Lesquelles ? Les pays qui nous fournissent en tourteaux de soja sont le Brésil et l’Argentine. Or, la culture de cette plante occasionne dans ces régions une vaste déforestation. Dès lors, quand on mange de la viande en France, on a de fortes chances de contribuer à la déforestation. De plus, la monoculture du soja nécessite énormément de glyphosate, le fameux Roundup. J’ai calculé que si, en France, on utilise 8 000 tonnes de Roundup pour l’agriculture, on en importe environ 800 tonnes par an via les tourteaux de soja. Et ça, le consommateur l’ignore.
Un modèle d’élevage à l’herbe pourrait-il être viable économiquement ?
Les observatoires montrent que les performances économiques sont meilleures dans les systèmes herbagers. Notamment parce que les charges des éleveurs sont beaucoup plus faibles. Même chose du point de vue environnemental puisque l’usage des pesticides est bien moins important.
Pourquoi, dès lors, ces systèmes ne sont-ils pas davantage mis en valeur ?
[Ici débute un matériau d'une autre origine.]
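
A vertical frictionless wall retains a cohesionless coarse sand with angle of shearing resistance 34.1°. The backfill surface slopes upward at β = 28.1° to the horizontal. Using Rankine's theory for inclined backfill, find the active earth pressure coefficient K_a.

K_a = cos β · (cos β − √(cos²β − cos²φ)) / (cos β + √(cos²β − cos²φ)).
cos β = 0.8821, cos φ = 0.8281, √(cos²β − cos²φ) = 0.3041.
K_a = 0.8821 × (0.8821 − 0.3041)/(0.8821 + 0.3041) = 0.4299.

0.430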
Tout simplement parce que ces éleveurs produisent moins de lait par vache, et moins de lait à l’hectare. Or, ces indicateurs sont les seuls qui importent pour nombre d’instances. C’est donc une question d’idéologie. Soit on veut une agriculture de la production maximale, avec un risque d’impact sur l’environnement fort et des revenus faibles, soit on accepte un système qui produise moins mais rémunère mieux l’éleveur et impacte moins l’environnement. Et pour l’instant, ce n’est pas ce denier qui est encouragé par les décideurs et les lobbies.